Scraping refers specifically to extracting data from a format designed to be read by humans instead of machines.
The gross inefficiency and low data-to-layout ratio are the key things being expressed through connotations of the word "scrape". To scrape is to extract a small amount of something from a much larger substrate.
To call every query a scrape is to diminish the specificity and utility of the term.
If an unofficial API returns JSON that looks like this:
{
"id": 3422,
"title": "My essay about cheese",
"published": "13th August 2021 at 3:45pm",
"abstract": "<p>In which I write about cheese!</p>"
}
And I write code against that which includes stripping the HTML tags from "abstract" and converting the date format in "published" into in ISO datetime... am I writing scraping code?
I would argue that I am, even though it started out as a JSON wrapper.
"To call every query a scrape is to diminish the specificity and utility of the term."
Absolutely disagree with you there. I interpret the term "scraping" as "writing code that gathers data from a source that has not deliberately published that data in a usable format". Gathering data from any kind of API fits that criteria for me, since most APIs only give you a subset of the data at a time.
I think the reason I care so much about this is that I coined the term "git scraping" to cover a variant of scraping that uses Git repositories to store the data and track changes over time - and git scraping applies equally to data sourced from APIs as it does to data sourced from HTML pages. https://simonwillison.net/2020/Oct/9/git-scraping/
If everyone insists that is what it means for long enough, then that is what it will mean.
The term was coined to differentiate how difficult it is to extract data from a format that was patently not intended to efficiently spread raw data to other machines.
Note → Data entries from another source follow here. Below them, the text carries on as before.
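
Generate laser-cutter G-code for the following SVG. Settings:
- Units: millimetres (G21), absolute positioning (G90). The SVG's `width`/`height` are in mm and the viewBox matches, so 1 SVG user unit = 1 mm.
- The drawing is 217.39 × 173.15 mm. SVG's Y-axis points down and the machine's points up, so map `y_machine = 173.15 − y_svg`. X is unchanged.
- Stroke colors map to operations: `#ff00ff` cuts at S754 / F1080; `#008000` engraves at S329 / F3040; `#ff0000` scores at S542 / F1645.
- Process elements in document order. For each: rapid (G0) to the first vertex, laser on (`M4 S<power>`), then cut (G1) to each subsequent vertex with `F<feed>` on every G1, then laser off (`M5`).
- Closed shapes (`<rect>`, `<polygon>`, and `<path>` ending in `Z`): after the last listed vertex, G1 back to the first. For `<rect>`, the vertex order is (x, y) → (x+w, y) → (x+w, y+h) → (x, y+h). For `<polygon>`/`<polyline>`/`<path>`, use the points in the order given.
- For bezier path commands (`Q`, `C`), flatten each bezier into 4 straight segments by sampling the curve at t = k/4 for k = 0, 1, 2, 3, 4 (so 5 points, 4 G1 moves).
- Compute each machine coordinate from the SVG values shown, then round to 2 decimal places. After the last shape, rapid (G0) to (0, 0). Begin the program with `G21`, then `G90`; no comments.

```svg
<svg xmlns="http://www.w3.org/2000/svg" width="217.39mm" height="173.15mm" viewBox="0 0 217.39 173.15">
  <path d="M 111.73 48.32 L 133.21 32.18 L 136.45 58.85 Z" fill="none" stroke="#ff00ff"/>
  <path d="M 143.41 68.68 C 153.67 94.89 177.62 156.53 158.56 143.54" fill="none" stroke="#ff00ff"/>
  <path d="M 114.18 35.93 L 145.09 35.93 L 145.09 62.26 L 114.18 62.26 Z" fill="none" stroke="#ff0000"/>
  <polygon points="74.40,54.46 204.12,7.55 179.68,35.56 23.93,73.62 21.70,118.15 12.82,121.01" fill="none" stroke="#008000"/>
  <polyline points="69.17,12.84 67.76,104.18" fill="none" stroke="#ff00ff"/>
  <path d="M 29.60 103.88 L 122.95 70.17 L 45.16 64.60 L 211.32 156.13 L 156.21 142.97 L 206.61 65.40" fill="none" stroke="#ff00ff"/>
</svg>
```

G21
G90
G0 X111.73 Y124.83
M4 S754
G1 X133.21 Y140.97 F1080
G1 X136.45 Y114.30 F1080
G1 X111.73 Y124.83 F1080
M5
G0 X143.41 Y104.47
M4 S754
G1 X152.79 Y79.89 F1080
G1 X161.98 Y52.34 F1080
G1 X165.68 Y32.14 F1080
G1 X158.56 Y29.61 F1080
M5
G0 X114.18 Y137.22
M4 S542
G1 X145.09 Y137.22 F1645
G1 X145.09 Y110.89 F1645
G1 X114.18 Y110.89 F1645
G1 X114.18 Y137.22 F1645
M5
G0 X74.40 Y118.69
M4 S329
G1 X204.12 Y165.60 F3040
G1 X179.68 Y137.59 F3040
G1 X23.93 Y99.53 F3040
G1 X21.70 Y55.00 F3040
G1 X12.82 Y52.14 F3040
G1 X74.40 Y118.69 F3040
M5
G0 X69.17 Y160.31
M4 S754
G1 X67.76 Y68.97 F1080
M5
G0 X29.60 Y69.27
M4 S754
G1 X122.95 Y102.98 F1080
G1 X45.16 Y108.55 F1080
G1 X211.32 Y17.02 F1080
G1 X156.21 Y30.18 F1080
G1 X206.61 Y107.75 F1080
M5
G0 X0.00 Y0.00

1 u = 1 mm; y_m = 173.15 − y.

[1] `<path>` regular polygon, #ff00ff→cut S754 F1080: (111.73,124.83) → (133.21,140.97) → (136.45,114.30) → (111.73,124.83) (closed)

[2] `<path>` cubic bezier, #ff00ff→cut S754 F1080: (143.41,104.47) → (152.79,79.89) → (161.98,52.34) → (165.68,32.14) → (158.56,29.61)

[3] `<path>` rectangle, #ff0000→score S542 F1645: (114.18,137.22) → (145.09,137.22) → (145.09,110.89) → (114.18,110.89) → (114.18,137.22) (closed)

[4] `<polygon>` closed polygon, #008000→engrave S329 F3040: (74.40,118.69) → (204.12,165.60) → (179.68,137.59) → (23.93,99.53) → (21.70,55.00) → (12.82,52.14) → (74.40,118.69) (closed)

[5] `<polyline>` line segment, #ff00ff→cut S754 F1080: (69.17,160.31) → (67.76,68.97)

[6] `<path>` open polyline, #ff00ff→cut S754 F1080: (29.60,69.27) → (122.95,102.98) → (45.16,108.55) → (211.32,17.02) → (156.21,30.18) → (206.61,107.75)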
If that meaning erodes, and it's just yet another way to say an API query, it will be a great loss for the precision of our terminology.
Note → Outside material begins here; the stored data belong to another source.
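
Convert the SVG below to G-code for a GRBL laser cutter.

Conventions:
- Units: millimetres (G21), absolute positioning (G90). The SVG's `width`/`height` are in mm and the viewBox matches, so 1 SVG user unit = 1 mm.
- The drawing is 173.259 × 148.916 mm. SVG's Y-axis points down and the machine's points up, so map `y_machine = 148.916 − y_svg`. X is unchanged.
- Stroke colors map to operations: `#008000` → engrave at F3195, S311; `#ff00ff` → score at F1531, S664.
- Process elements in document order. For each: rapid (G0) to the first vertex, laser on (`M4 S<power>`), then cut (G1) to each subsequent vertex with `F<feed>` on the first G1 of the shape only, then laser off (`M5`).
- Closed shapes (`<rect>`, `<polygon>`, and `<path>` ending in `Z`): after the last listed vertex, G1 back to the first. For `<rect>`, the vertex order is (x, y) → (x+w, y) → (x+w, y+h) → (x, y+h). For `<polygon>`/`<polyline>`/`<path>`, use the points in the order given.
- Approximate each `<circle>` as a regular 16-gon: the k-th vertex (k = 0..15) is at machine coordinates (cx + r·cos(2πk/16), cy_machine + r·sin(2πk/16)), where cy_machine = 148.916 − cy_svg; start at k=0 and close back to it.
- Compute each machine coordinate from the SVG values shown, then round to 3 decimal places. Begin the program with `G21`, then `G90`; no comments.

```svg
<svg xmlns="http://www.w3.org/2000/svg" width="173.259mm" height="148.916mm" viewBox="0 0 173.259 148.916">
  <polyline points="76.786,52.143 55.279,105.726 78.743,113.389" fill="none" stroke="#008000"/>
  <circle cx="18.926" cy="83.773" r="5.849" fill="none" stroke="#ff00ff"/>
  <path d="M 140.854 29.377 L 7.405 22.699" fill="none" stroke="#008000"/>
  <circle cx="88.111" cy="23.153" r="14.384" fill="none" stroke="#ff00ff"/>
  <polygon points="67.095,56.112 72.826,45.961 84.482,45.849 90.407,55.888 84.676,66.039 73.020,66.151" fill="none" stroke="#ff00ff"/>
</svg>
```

G21
G90
G0 X76.786 Y96.773
M4 S311
G1 X55.279 Y43.190 F3195
G1 X78.743 Y35.527
M5
G0 X24.775 Y65.143
M4 S664
G1 X24.330 Y67.381 F1531
G1 X23.062 Y69.279
G1 X21.164 Y70.547
G1 X18.926 Y70.992
G1 X16.688 Y70.547
G1 X14.790 Y69.279
G1 X13.522 Y67.381
G1 X13.077 Y65.143
G1 X13.522 Y62.905
G1 X14.790 Y61.007
G1 X16.688 Y59.739
G1 X18.926 Y59.294
G1 X21.164 Y59.739
G1 X23.062 Y61.007
G1 X24.330 Y62.905
G1 X24.775 Y65.143
M5
G0 X140.854 Y119.539
M4 S311
G1 X7.405 Y126.217 F3195
M5
G0 X102.495 Y125.763
M4 S664
G1 X101.400 Y131.268 F1531
G1 X98.282 Y135.934
G1 X93.616 Y139.052
G1 X88.111 Y140.147
G1 X82.606 Y139.052
G1 X77.940 Y135.934
G1 X74.822 Y131.268
G1 X73.727 Y125.763
G1 X74.822 Y120.258
G1 X77.940 Y115.592
G1 X82.606 Y112.474
G1 X88.111 Y111.379
G1 X93.616 Y112.474
G1 X98.282 Y115.592
G1 X101.400 Y120.258
G1 X102.495 Y125.763
M5
G0 X67.095 Y92.804
M4 S664
G1 X72.826 Y102.955 F1531
G1 X84.482 Y103.067
G1 X90.407 Y93.028
G1 X84.676 Y82.877
G1 X73.020 Y82.765
G1 X67.095 Y92.804
M5

Since the viewBox matches the mm dimensions, user units are millimetres directly. The only transform is the Y-flip y_m = 148.916 − y_svg.

Shape 1 is a open polyline drawn with `<polyline>`. Its stroke #008000 means engrave at S311, F3195. After flipping Y the toolpath is (76.786,96.773) → (55.279,43.190) → (78.743,35.527).

Shape 2 is a circle drawn with `<circle>`. Its stroke #ff00ff means score at S664, F1531. After flipping Y the toolpath is (24.775,65.143) → (24.330,67.381) → (23.062,69.279) → (21.164,70.547) → (18.926,70.992) → (16.688,70.547) → (14.790,69.279) → (13.522,67.381) → (13.077,65.143) → (13.522,62.905) → (14.790,61.007) → (16.688,59.739) → (18.926,59.294) → (21.164,59.739) → (23.062,61.007) → (24.330,62.905) → (24.775,65.143), returning to the start.

Shape 3 is a line segment drawn with `<path>`. Its stroke #008000 means engrave at S311, F3195. After flipping Y the toolpath is (140.854,119.539) → (7.405,126.217).

Shape 4 is a circle drawn with `<circle>`. Its stroke #ff00ff means score at S664, F1531. After flipping Y the toolpath is (102.495,125.763) → (101.400,131.268) → (98.282,135.934) → (93.616,139.052) → (88.111,140.147) → (82.606,139.052) → (77.940,135.934) → (74.822,131.268) → (73.727,125.763) → (74.822,120.258) → (77.940,115.592) → (82.606,112.474) → (88.111,111.379) → (93.616,112.474) → (98.282,115.592) → (101.400,120.258) → (102.495,125.763), returning to the start.

Shape 5 is a regular polygon drawn with `<polygon>`. Its stroke #ff00ff means score at S664, F1531. After flipping Y the toolpath is (67.095,92.804) → (72.826,102.955) → (84.482,103.067) → (90.407,93.028) → (84.676,82.877) → (73.020,82.765) → (67.095,92.804), returning to the start.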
Sounds like an exhausting thing to maintain. It's not like writing scraping (or even just changing slight variations in an API) is terribly interesting.
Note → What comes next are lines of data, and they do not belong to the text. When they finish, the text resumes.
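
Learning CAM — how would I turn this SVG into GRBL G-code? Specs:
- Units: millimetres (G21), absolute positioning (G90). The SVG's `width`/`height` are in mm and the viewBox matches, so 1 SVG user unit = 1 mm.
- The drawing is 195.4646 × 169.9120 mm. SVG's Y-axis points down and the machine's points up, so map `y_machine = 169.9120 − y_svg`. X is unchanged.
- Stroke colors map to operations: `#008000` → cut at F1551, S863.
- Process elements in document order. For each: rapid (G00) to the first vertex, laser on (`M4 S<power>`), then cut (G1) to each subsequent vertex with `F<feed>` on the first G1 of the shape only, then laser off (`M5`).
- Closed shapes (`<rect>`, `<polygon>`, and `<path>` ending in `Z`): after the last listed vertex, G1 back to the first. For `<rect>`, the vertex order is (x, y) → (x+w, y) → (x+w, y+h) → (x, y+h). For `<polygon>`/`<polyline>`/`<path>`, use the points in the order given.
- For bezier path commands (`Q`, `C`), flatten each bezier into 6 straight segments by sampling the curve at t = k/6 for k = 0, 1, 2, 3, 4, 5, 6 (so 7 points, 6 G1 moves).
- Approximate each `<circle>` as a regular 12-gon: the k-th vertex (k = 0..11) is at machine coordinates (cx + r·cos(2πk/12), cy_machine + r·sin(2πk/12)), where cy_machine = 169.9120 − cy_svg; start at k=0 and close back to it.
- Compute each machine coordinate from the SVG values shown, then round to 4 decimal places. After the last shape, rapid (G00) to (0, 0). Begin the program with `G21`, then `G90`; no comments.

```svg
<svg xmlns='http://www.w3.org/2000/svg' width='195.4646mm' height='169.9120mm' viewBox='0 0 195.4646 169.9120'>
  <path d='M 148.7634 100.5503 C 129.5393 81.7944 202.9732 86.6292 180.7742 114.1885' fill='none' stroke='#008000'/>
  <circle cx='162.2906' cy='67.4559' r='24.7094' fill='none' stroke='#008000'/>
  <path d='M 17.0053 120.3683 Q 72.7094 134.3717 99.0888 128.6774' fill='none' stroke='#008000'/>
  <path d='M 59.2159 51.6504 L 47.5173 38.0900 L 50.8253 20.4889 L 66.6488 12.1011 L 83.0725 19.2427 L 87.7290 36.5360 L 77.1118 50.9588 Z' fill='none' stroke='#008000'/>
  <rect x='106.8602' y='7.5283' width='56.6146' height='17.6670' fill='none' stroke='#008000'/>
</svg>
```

G21
G90
G00 X148.7634 Y69.3617
M4 S863
G1 X146.0011 Y76.7778 F1551
G1 X153.4516 Y80.2861
G1 X165.8844 Y79.9108
G1 X178.0693 Y75.6759
G1 X184.7760 Y67.6054
G1 X180.7742 Y55.7235
M5
G00 X187.0000 Y102.4561
M4 S863
G1 X183.6896 Y114.8108 F1551
G1 X174.6453 Y123.8551
G1 X162.2906 Y127.1655
G1 X149.9359 Y123.8551
G1 X140.8916 Y114.8108
G1 X137.5812 Y102.4561
G1 X140.8916 Y90.1014
G1 X149.9359 Y81.0571
G1 X162.2906 Y77.7467
G1 X174.6453 Y81.0571
G1 X183.6896 Y90.1014
G1 X187.0000 Y102.4561
M5
G00 X17.0053 Y49.5437
M4 S863
G1 X34.7588 Y45.4231 F1551
G1 X50.8831 Y42.3967
G1 X65.3782 Y40.4647
G1 X78.2442 Y39.6270
G1 X89.4811 Y39.8837
G1 X99.0888 Y41.2346
M5
G00 X59.2159 Y118.2616
M4 S863
G1 X47.5173 Y131.8220 F1551
G1 X50.8253 Y149.4231
G1 X66.6488 Y157.8109
G1 X83.0725 Y150.6693
G1 X87.7290 Y133.3760
G1 X77.1118 Y118.9532
G1 X59.2159 Y118.2616
M5
G00 X106.8602 Y162.3837
M4 S863
G1 X163.4748 Y162.3837 F1551
G1 X163.4748 Y144.7167
G1 X106.8602 Y144.7167
G1 X106.8602 Y162.3837
M5
G00 X0.0000 Y0.0000

1 u = 1 mm; y_m = 169.9120 − y.

[1] `<path>` cubic bezier, #008000→cut S863 F1551: (148.7634,69.3617) → (146.0011,76.7778) → (153.4516,80.2861) → (165.8844,79.9108) → (178.0693,75.6759) → (184.7760,67.6054) → (180.7742,55.7235)

[2] `<circle>` circle, #008000→cut S863 F1551: (187.0000,102.4561) → (183.6896,114.8108) → (174.6453,123.8551) → (162.2906,127.1655) → (149.9359,123.8551) → (140.8916,114.8108) → (137.5812,102.4561) → (140.8916,90.1014) → (149.9359,81.0571) → (162.2906,77.7467) → (174.6453,81.0571) → (183.6896,90.1014) → (187.0000,102.4561) (closed)

[3] `<path>` quadratic bezier, #008000→cut S863 F1551: (17.0053,49.5437) → (34.7588,45.4231) → (50.8831,42.3967) → (65.3782,40.4647) → (78.2442,39.6270) → (89.4811,39.8837) → (99.0888,41.2346)

[4] `<path>` regular polygon, #008000→cut S863 F1551: (59.2159,118.2616) → (47.5173,131.8220) → (50.8253,149.4231) → (66.6488,157.8109) → (83.0725,150.6693) → (87.7290,133.3760) → (77.1118,118.9532) → (59.2159,118.2616) (closed)

[5] `<rect>` rectangle, #008000→cut S863 F1551: (106.8602,162.3837) → (163.4748,162.3837) → (163.4748,144.7167) → (106.8602,144.7167) → (106.8602,162.3837) (closed)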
True, but it’s also the kind of product that’s instantly useful and itch-scratchy. Youtube-dl not working on the video you’re downloading today? Well if you’re a maintainer you can just patch it yourself. (Non-maintainers can too of course, but I imagine the maintainers have the know-how to actually fix things)
Having contributed to youtube-dl in the past, long turnaround times from the maintainers was pretty normal. I've had (and still have some) open PRs that have been ready to merge for going on a year. The two months is really not that big of deal.
That being said, the project probably could use some reorganization. It requires a lot of community contributions to keep all the extractors maintained so long turnaround times for reviews isn't ideal.
Also, in common with other massive online properties for instance Amazon, not consistently: changes sometimes roll out a bit at a time so users in different areas get different versions, either due to global roll-out being a staged process or because a UI experiment is being performed. It usually doesn't matter to a well written scraper as the core data is still accessible in the same way despite the UI sugar coat having changed, but sometimes there are significant enough changes under the hood too that the scraper needs to deal with while still supporting the older format(s).
I guess it depends on if sub-2-month feature development is needed to keep up with YouTube's changes or not.
I maintain a GCC code coverage tool on GitHub, and since GCC doesn't change very often and the feature set of the tool is fairly complete, I sometimes go 6+ months without commits. Usually I don't touch it unless someone opens an issue.
dark thought but I've had multiple instances in last year+ where someone hasn't posted in awhile, tweeted etc and I wonder for a second, maybe they died? The pandemic is real. And random ppl disappearing unexpectedly is part of it.
I hope all is well.
It's not that there's repo inactivity, it seems to be that this is an extremely active repo which saw everything grind to a halt when the admins went dark. That's quite a bit different then just "inactivity".